By setting the relative positions of the halogen lamps 12 and 14 provided inside the respective reflecting sections 42a and 42b in this way, the reflection angles of the reflecting sections 42a and 42b are determined differently. Therefore, it is natural that the light incident into the cavity substantially has different light densities. Therefore, according to this embodiment, the light applied to the heating object can be made to have different densities.

As described above, according to the present invention, in the reflection of light from a plurality of halogen lamps on the reflecting plate, by having different reflection angles, the technical gist of the present invention is to provide uniform light inside the cavity.
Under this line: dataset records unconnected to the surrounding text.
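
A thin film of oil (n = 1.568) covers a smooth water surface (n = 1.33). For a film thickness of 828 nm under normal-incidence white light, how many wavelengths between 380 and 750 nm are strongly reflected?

Top surface (1.0 → 1.568): reflection off a higher-index medium gives a half-wave phase shift.
Ray reflecting at the bottom interface goes from n = 1.568 toward n = 1.33: no phase shift.
Exactly one π shift → a net half-wave offset.
For maximum reflection here: 2 n t = (m + ½) λ.
λ = 2 n t / (m + ½) = 2597 / (m + ½) nm.
m=2: 1039 nm (IR); m=3: 742 nm (visible); m=4: 577 nm (visible); m=5: 472 nm (visible); m=6: 399 nm (visible); m=7: 346 nm (UV).

4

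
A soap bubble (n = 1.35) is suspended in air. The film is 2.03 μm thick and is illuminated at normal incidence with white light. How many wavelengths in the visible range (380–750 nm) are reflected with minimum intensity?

7

Ray reflecting at the top interface goes from n = 1.0 toward n = 1.35: a half-wave phase shift.
At the lower boundary (n = 1.35 to n = 1.0) the reflected ray undergoes no phase shift.
Exactly one π shift → a net half-wave offset.
So the condition for destructive reflection is 2 n t = m λ.
λ = 2 n t / m = 5481 / m nm.
m=7: 783 nm (IR); m=8: 685 nm (visible); m=9: 609 nm (visible); m=10: 548 nm (visible); m=11: 498 nm (visible); m=12: 457 nm (visible); m=13: 422 nm (visible); m=14: 392 nm (visible); m=15: 365 nm (UV).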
It can be seen that.

According to the present invention as described above, by varying the density of light incident into the cavity in which the heating target is located, by molding to have a uniform light distribution as a whole, it is possible to achieve uniform heating.

Claims (3)

A plurality of light emitting lamps generating light of a predetermined wavelength; Reflecting light from the light emitting lamp into the cavity, and including a plurality of reflecting portions reflecting light from the light emitting lamp so that the distribution of light reflected into the cavity is different; The light emitting lamp reflecting structure of the microwave oven, characterized in that even light reflection is possible throughout the cavity. The light emitting lamp reflecting structure of claim 1, wherein the plurality of reflecting parts are formed in the same shape but have different dimensions. A plurality of reflectors for reflecting light into the cavity; Light emitting lamp reflection of a microwave oven, which is provided inside the reflector to generate light reflected into the cavity, and includes a plurality of light emitting lamps installed at different relative positions in each reflecting unit. rescue.